Despite unremarkable experiments with a mixture of languages in his use of Sheng, the narrator, like our ethnocentric politicians, seems to uphold a primitive desire for cultural purity.

SPLITTING HAIRS

I suspect the book will be difficult to critique seriously because such an attempt would amount to a degrading personal attack on the author. Unlike Kiriamiti’s Jack Zollo, Charles Mangua’s Dodge Kiunyu, or the characters Maillu features in his narratives of urban prurience, there seems to be no difference between the narrator in Mochama’s book and the author himself.

Yet it would be unfair to attribute the foibles of the self-declared young fellow in Mochama’s book with the flesh-and-blood person who has created him. And this narrator has many weaknesses, including shallowness, quite a bit of narcissism, and obsequiousness towards foreigners that borders on racial inferiority complex.

Like a post-colonial nation, the Night Runner is a person who has refused to grow up; he still considers people in their late 20s “young” and he probably would at double his age and, peradventure, when archaic and toothless continue marketing himself as young.

Even cynics weaned on the pessimism of Arthur Schopenhauer would be overjoyed to see some silver lining anywhere near the gloomy clouds of Kenyan literature.
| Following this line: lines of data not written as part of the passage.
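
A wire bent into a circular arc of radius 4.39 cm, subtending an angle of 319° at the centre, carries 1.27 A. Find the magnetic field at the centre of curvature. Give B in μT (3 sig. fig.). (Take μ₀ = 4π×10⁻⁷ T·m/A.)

The Biot–Savart field of a circular arc at its centre is B = μ₀Iφ/(4πR), with φ = 5.568 rad.
B = (4π×10⁻⁷ × 1.27 × 5.568) / (4π × 0.0439) = 1.61×10⁻⁵ T.

B ≈ 16.1 μT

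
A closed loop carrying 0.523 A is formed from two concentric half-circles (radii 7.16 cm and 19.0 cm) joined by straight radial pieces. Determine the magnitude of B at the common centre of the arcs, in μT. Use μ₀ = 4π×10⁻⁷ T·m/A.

The radial connectors point toward the centre, so dl × r̂ = 0 and they contribute nothing.
Each semicircle gives μ₀I/(4R): inner arc 2.29×10⁻⁶ T, outer arc 8.65×10⁻⁷ T.
The two arcs carry current in opposite angular senses, so their fields oppose: B = |2.29×10⁻⁶ − 8.65×10⁻⁷| = 1.43×10⁻⁶ T.

B ≈ 1.43 μT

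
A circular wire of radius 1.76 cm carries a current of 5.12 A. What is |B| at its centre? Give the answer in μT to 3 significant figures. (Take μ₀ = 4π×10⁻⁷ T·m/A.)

B ≈ 183 μT

At the centre of a circular loop the Biot–Savart law gives B = μ₀I/(2R).
B = (4π×10⁻⁷ × 5.12) / (2 × 0.0176) = 1.83×10⁻⁴ T.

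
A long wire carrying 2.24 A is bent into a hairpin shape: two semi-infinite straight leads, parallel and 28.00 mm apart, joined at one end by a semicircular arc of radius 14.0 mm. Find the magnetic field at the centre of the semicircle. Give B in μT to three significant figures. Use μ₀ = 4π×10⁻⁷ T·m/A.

The semicircular arc contributes B_arc = μ₀I·π/(4πR) = μ₀I/(4R) = 5.03×10⁻⁵ T.
Each semi-infinite lead is at perpendicular distance R = 0.014 m from the centre, with the perpendicular foot at its near end, so it contributes μ₀I/(4πR); both point the same way, together 3.20×10⁻⁵ T.
Arc and leads all point the same direction: B = 5.03×10⁻⁵ + 3.20×10⁻⁵ = 8.23×10⁻⁵ T.

B ≈ 82.3 μT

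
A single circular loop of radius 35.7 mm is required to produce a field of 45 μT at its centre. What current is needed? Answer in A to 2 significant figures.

I ≈ 2.6 A

At the centre of a circular loop B = μ₀I/(2R), so I = 2RB/μ₀.
With R = 0.0357 m, I = 2 × 0.0357 × 4.50×10⁻⁵ / (4π×10⁻⁷) = 2.56 A.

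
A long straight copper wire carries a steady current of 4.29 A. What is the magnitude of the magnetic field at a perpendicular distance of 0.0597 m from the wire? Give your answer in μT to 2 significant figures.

For an infinitely long straight wire, B = μ₀I/(2πd).
B = (4π×10⁻⁷ × 4.29) / (2π × 0.0597) = 1.44×10⁻⁵ T.

B ≈ 14 μT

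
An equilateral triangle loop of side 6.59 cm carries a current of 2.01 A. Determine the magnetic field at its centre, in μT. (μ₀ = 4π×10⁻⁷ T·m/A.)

B ≈ 54.9 μT

Each side is a finite straight segment at perpendicular distance d = a/(2 tan(π/3)) = 0.01902 m from the centre, with end-angles ±π/3.
One side contributes B₁ = (μ₀I/4πd)·2 sin(π/3) = 1.83×10⁻⁵ T.
All 3 sides add in the same direction: B = 3 × 1.83×10⁻⁵ = 5.49×10⁻⁵ T.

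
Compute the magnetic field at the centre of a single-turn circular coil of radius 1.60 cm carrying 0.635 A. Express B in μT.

B ≈ 24.9 μT

At the centre of a circular loop the Biot–Savart law gives B = μ₀I/(2R).
B = (4π×10⁻⁷ × 0.635) / (2 × 0.016) = 2.49×10⁻⁵ T.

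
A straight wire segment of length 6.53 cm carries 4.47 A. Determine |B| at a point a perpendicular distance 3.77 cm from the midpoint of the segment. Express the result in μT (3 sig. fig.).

For a finite straight segment, B = (μ₀I/4πd)(sinθ₁ + sinθ₂), where θ₁, θ₂ are the angles from the perpendicular to each end.
The perpendicular from the point meets the wire at its midpoint, so each end is L/2 = 0.03265 m away along the wire.
sinθ₁ = 0.03265/√(0.03265²+0.0377²) = 0.6547; sinθ₂ = 0.03265/√(0.03265²+0.0377²) = 0.6547.
B = (4π×10⁻⁷ × 4.47) / (4π × 0.0377) × (0.6547 + 0.6547) = 1.55×10⁻⁵ T.

B ≈ 15.5 μT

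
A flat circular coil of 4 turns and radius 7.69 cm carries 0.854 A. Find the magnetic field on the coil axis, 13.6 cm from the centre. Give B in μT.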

And there’s hope radiating from the weaknesses of Mochama’s book.

One lesson young writers could learn from Mochama is that you don’t need to have anything profound to say to put your pen to paper. Some incompetent editor might just publish you.

Additionally, there is no longer any need to display mastery of technique. Apart from the use of the first person narrator, there isn’t any other literary technique in the book that is worth writing home about. Maybe this is because the book is not meant to be a literary masterpiece or to be read by intelligent people.  Most importantly, you don’t need to talk about corruption and other ills facing the nation. Don’t say that corruption is as endemic as alcoholism in Kenya or that even if you don’t receive bribes, you would be an imbecile to swear that you would never bribe a government official to go waste in a pub.

Incidentally, most of the money received through corruption is not used to add any value to the corrupt guy’s life. It is all spent in bars; nobody would waste their clean hard-earned money the way Nairobians spend money on booze. That money is most likely stolen or obtained through other dubious means.

Most of the people you see in pubs are therefore thieves, pimps, prostitutes, or drug dealers. But don’t say all this. Just play with the little English you know, and all will be fine.  The publishers of this book, Goethe-Institute and Native Intelligence, have done a superb job.  The paper and ink used are fantastic, and so is the binding. As a physical object, this is the most beautiful Nairobi-published book I’ve come across in my many years of just touching books.

But besides its outward beauty, the book has nothing of value. I learnt nothing new about Nairobi from it. Yet I wouldn’t condemn it. There must be people who love this kind of writing, and there’s a part of me, an inner doppelganger of sorts, that admires people who can audaciously open their mouth wide to speak even when they absolutely have nothing to say.